Le Projectile tiré avait frappé un bout de la racine sans faire de dommage et avait soulevé un petit nuage de poussière.

Voila, j’avais pété un câble et je m’en prenais à une pauvre racine qui avait poussé derrière le mur et qui avait sûrement provoqué l’effondrement du dit mur.

« Ça va aller, détends-toi, c’est pas le moment de perdre la boule ».

Après m’être enfin lâché, mais aussi avoir tiré bêtement un Projectile d’énergie je me sentais soulagé et je commençais à retrouver mon calme.

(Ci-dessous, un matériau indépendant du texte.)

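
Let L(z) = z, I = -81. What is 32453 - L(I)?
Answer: 32534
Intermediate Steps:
32453 - L(I) = 32453 - 1*(-81) = 32453 + 81 = 32534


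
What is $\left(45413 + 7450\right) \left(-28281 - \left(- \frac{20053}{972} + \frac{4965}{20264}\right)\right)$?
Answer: $- \frac{2452130619253289}{1641384} \approx -1.4939 \cdot 10^{9}$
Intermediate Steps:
$\left(45413 + 7450\right) \left(-28281 - \left(- \frac{20053}{972} + \frac{4965}{20264}\right)\right) = 52863 \left(-28281 - - \frac{100382003}{4924152}\right) = 52863 \left(-28281 + \left(- \frac{4965}{20264} + \frac{20053}{972}\right)\right) = 52863 \left(-28281 + \frac{100382003}{4924152}\right) = 52863 \left(- \frac{139159560709}{4924152}\right) = - \frac{2452130619253289}{1641384}$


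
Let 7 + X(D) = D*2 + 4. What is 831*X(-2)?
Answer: -5817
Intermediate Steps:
X(D) = -3 + 2*D (X(D) = -7 + (D*2 + 4) = -7 + (2*D + 4) = -7 + (4 + 2*D) = -3 + 2*D)
831*X(-2) = 831*(-3 + 2*(-2)) = 831*(-3 - 4) = 831*(-7) = -5817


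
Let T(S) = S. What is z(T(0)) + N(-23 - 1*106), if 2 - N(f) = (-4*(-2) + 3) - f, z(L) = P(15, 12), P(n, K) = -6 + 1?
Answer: -143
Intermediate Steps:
P(n, K) = -5
z(L) = -5
N(f) = -9 + f (N(f) = 2 - ((-4*(-2) + 3) - f) = 2 - ((8 + 3) - f) = 2 - (11 - f) = 2 + (-11 + f) = -9 + f)
z(T(0)) + N(-23 - 1*106) = -5 + (-9 + (-23 - 1*106)) = -5 + (-9 + (-23 - 106)) = -5 + (-9 - 129) = -5 - 138 = -143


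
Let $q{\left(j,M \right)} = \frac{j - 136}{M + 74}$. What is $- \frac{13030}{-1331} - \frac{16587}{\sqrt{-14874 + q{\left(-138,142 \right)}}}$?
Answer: $\frac{13030}{1331} + \frac{99522 i \sqrt{4819587}}{1606529} \approx 9.7896 + 136.0 i$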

Mes nerfs soulagés je pouvais me remettre à réfléchir correctement. Au fur et à mesure que je redevenais moi-même le sentiment d’avoir raté une évidence me taraudait. Je n’arrivais pas à mettre le doigt dessus jusqu’à ce que :

« Elle vient d’où cette racine ? »

Les racines s’étendent sur plusieurs dizaines de mètres dans le sol en temps normal mais pourtant celle-ci semblait assez large donc il était possible qu’on ne soit pas aussi profondément que ce que je pensais. En ultime recours je pourrais tenter de creuser vers ces racines mais je doutais que mon corps de blob ou de lézard soit capable d’une tel prouesse. Je risquerais plutôt de m’ensevelir sous une tonne de terre.

« S’il y a des racines, il y a des plantes donc de l’eau et du soleil. »

Citer l’évidence m’aidais à construire un raisonnement et je me souvenais être passé près de plantes rachitiques pendant que je cherchais mon chemin. Sur le moment je ne m’étais pas attardé, c’était juste des pousses à moitié mortes qui s’était niché dans les fissures de la roche et je n’avais pas pensé à me demander d’où elle venait !

Sans m’arrêter de réfléchir je faisais demi-tour pour retrouver l’endroit où j’avais croisé la végétation.

« Il n’y a pas de lumière ici, c’est sûrement pour ça que les plantes ne poussent pas mais elles ne sont pas apparues d’elle même. »

Pour planter un arbre il fallait en posséder une graine mais pour la végétation plus petite s’était différent, le moyen qu’ils avaient de se reproduire venait du relâchement de spores dans l’air. Ce qui voulait dire qu’à un moment ou un autre le vent avait réussi à en porter suffisamment dans les caves où j’errais pour que des choses aussi insignifiantes qu’un brin d’herbe pousse.

C’était peut-être farfelu comme raisonnement mais j’étais devenu persuadé que moins la végétation se ferait rare et plus j’aurais de chance de trouver une connexion avec la surface.